Wydawca wznawia serię w nowej oprawie, a ja nawet nie mam na półce starej, dysponuję jedynie ebookami. Nie obowiązuje mnie żadne NDA, ale o niektórych rzeczach po prostu nie wypada mówić, więc pozostawiam za sobą społeczność meekhańską, milcząc smutno, aż znów wypełnię tę pustkę i rozgoryczenie kolejnym uniwersum. Troszeczkę się dzieje w Lidze Legend, zawsze to jakiś komiks, cinematic czy soundtrack wpadnie, nawet takie okruszyny cieszą. Kto nie czytał lorowych książek i opowiadań, niech choćby u Marvecca obejrzy serię kim jest - uniwersum League of Legends jest obecnie moim jedynym remedium na posuchę dobrego fantasy.

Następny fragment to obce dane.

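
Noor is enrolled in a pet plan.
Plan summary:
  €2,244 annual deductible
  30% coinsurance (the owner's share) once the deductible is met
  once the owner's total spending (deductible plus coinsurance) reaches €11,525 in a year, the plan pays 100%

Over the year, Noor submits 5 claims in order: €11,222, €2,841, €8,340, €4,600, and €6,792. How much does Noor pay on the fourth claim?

Claim 1 — €11,222: deductible takes €2,244, €8,978 remains; 30% of €8,978 = €2,693.40. Owner owes €4,937.40 (running OOP €4,937.40).
Claim 2 — €2,841: deductible met; 30% of €2,841 = €852.30. Cost to owner: €852.30. OOP to date €5,789.70.
Claim 3 — €8,340: deductible already satisfied, so owner's share is 30% × €8,340 = €2,502. Owner owes €2,502 (running OOP €8,291.70).
Claim 4 — €4,600: deductible met; 30% of €4,600 = €1,380. Cost to owner: €1,380. OOP to date €9,671.70.

€1,380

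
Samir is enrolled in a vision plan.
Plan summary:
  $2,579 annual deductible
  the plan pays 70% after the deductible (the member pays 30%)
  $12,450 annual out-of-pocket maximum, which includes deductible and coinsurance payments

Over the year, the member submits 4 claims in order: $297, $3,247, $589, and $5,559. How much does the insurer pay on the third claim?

$412.30

Bill 1, $297: all of it applies to the deductible. Member pays $297; OOP now $297. Insurer: $297 − $297 = $0.
Bill 2, $3,247: $2,282 to deductible, leaving $965; coinsurance $965 × 30% = $289.50. Cost to member: $2,571.50. OOP to date $2,868.50. Plan pays $3,247 − $2,571.50 = $675.50.
Bill 3, $589: deductible already satisfied, so member's share is 30% × $589 = $176.70. Member pays $176.70; OOP now $3,045.20. Insurer: $589 − $176.70 = $412.30.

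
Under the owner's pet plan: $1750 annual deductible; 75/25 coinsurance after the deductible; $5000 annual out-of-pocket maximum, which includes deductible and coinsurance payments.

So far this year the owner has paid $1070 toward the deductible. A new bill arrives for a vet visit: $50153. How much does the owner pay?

$3930

Deductible still to meet: $1750 − $1070 = $680.
The remaining $49473 (= $50153 − $680) moves to coinsurance.
25% of $49473 = $12368.25 falls to the owner.
So the owner owes $680 + $12368.25 = $13048.25 before any cap.
That would bring total out-of-pocket to $14118.25, past the $5000 cap. The owner is capped at $5000 − $1070 = $3930 on this claim.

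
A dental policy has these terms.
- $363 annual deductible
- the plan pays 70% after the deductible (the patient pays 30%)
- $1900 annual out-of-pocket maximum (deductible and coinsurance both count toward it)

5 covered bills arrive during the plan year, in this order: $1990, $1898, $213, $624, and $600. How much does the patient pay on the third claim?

Claim 1 — $1990: $363 finishes the deductible; $1627 goes to coinsurance; 30% of $1627 = $488.10. Patient owes $851.10 (running OOP $851.10).
Claim 2 — $1898: deductible already satisfied, so patient's share is 30% × $1898 = $569.40. Patient pays $569.40; OOP now $1420.50.
Claim 3 — $213: deductible met; 30% of $213 = $63.90. Patient owes $63.90 (running OOP $1484.40).

$63.90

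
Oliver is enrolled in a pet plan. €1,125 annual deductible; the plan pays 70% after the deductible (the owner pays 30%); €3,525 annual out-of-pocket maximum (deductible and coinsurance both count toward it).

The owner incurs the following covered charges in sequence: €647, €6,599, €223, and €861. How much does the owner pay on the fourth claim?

€258.30

#1 (€647): fully absorbed by the deductible. Owner owes €647 (running OOP €647).
#2 (€6,599): €478 to deductible, leaving €6,121; 30% of €6,121 = €1,836.30. Cost to owner: €2,314.30. OOP to date €2,961.30.
#3 (€223): deductible met; 30% of €223 = €66.90. Cost to owner: €66.90. OOP to date €3,028.20.
#4 (€861): deductible already satisfied, so owner's share is 30% × €861 = €258.30. Owner pays €258.30; OOP now €3,286.50.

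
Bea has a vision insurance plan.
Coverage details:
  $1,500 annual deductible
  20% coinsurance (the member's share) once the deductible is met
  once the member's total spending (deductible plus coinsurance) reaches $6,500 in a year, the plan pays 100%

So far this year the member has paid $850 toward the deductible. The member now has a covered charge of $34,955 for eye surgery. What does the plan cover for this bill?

$29,305

Remaining deductible: $1,500 − $850 = $650.
That leaves $34,955 − $650 = $34,305 for coinsurance.
Member's 20% share of $34,305 is $6,861.
Member responsibility before any cap: $650 + $6,861 = $7,511.
Year-to-date out-of-pocket would reach $850 + $7,511 = $8,361, above the $6,500 maximum, so the member pays only $6,500 − $850 = $5,650.
The insurer covers the remainder: $34,955 − $5,650 = $29,305.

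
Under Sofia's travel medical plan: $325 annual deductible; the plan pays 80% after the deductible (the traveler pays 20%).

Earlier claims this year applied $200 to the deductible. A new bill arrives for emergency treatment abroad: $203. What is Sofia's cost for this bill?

Remaining deductible: $325 − $200 = $125.
After the $125 deductible portion, $203 − $125 = $78 is subject to coinsurance.
Traveler's 20% share of $78 is $15.60.
That puts the traveler's cost at $125 + $15.60 = $140.60.

$140.60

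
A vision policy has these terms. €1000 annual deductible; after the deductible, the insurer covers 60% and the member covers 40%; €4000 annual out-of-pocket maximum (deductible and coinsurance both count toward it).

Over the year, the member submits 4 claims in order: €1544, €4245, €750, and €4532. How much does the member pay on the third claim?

€300

Claim 1 (€1544): deductible takes €1000, €544 remains; coinsurance €544 × 40% = €217.60. Cost to member: €1217.60. OOP to date €1217.60.
Claim 2 (€4245): deductible already satisfied, so member's share is 40% × €4245 = €1698. Member owes €1698 (running OOP €2915.60).
Claim 3 (€750): 40% coinsurance on €750 = €300. Member owes €300 (running OOP €3215.60).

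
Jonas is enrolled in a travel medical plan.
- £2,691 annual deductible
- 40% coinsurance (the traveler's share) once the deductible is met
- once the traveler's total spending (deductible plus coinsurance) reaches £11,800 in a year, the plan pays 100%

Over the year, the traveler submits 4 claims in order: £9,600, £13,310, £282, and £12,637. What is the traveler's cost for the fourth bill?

Claim 1 (£9,600): £2,691 finishes the deductible; £6,909 goes to coinsurance; 40% of £6,909 = £2,763.60. Traveler owes £5,454.60 (running OOP £5,454.60).
Claim 2 (£13,310): deductible met; 40% of £13,310 = £5,324. Cost to traveler: £5,324. OOP to date £10,778.60.
Claim 3 (£282): 40% coinsurance on £282 = £112.80. Cost to traveler: £112.80. OOP to date £10,891.40.
Claim 4 (£12,637): 40% coinsurance on £12,637 = £5,054.80. That would push OOP to £15,946.20, over the £11,800 cap, so traveler pays £11,800 − £10,891.40 = £908.60.

£908.60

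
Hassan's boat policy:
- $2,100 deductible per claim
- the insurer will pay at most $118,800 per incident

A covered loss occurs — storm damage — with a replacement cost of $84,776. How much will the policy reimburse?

$82,676

Subtract the deductible: $84,776 − $2,100 = $82,676.
That's under the $118,800 cap, so the insurer reimburses the full $82,676.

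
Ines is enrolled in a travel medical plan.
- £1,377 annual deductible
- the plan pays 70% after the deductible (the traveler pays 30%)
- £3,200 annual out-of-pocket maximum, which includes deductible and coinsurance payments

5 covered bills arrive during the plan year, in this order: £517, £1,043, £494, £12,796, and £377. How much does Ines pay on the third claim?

Bill 1, £517: entire amount goes to the deductible. Cost to traveler: £517. OOP to date £517.
Bill 2, £1,043: deductible takes £860, £183 remains; 30% of £183 = £54.90. Traveler pays £914.90; OOP now £1,431.90.
Bill 3, £494: deductible met; 30% of £494 = £148.20. Traveler pays £148.20; OOP now £1,580.10.

£148.20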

Przewaga skończonych cykli nad nieukończonymi
Jakie dziedzictwo pozostawi po sobie GRRM? Pełne porażki, dedeków i chłamu seriali. Nigdy nie pobił Tolkiena, daleko mu do naszego rodzimego Wiedźmina czy wielu innych wspaniałych, ukończonych serii. Przewagą nie światotworzenia, politycznych intryg, czy kreacji fabuły i postaci wygrywają z Martinem polscy czy zagraniczni pisarze - zwyciężają, bo kończą cykl. Czytelnik dostaje choćby namiastkę spełnienia losów ulubionego bohatera, z którym podróżował, walczył, smucił się i kochał od pierwszych kart książki. Bo my, czytelnicy i widzowie, uwielbiamy podróżować i rozwijać się z naszymi ulubionymi protagonistami, dlatego potrzebujemy choć sugestii tego, jak zakończyła się jego/jej historia. A taki George Martin tego nam nie dał, a Wegner przez wiele lat jeszcze nie da, zasłaniając się tymi samymi tekstami na każdym konwencie. Lore LoLa ma ten minus, że jest przepisywane i zmieniane, ale przy tak ogromnym świecie i dwóch setkach głównych bohaterów można wybaczyć zmiany, tym bardziej że dostarcza tak wspaniałych historii jak Arcane, Zrujnowanie i wiele więcej. Czekam na kolejne dzieje z Runeterry, oglądam kanały lorowe i cieszę się drobnostkami. A w międzyczasie czytam te fantasy z zachodu z bohaterami 30+, bo rodzimych nastolatków/studentów już nie mogę zdzierżyć. Lepsze romantasy z babeczką z refluksem niż kolejny gówniak z kryzysem.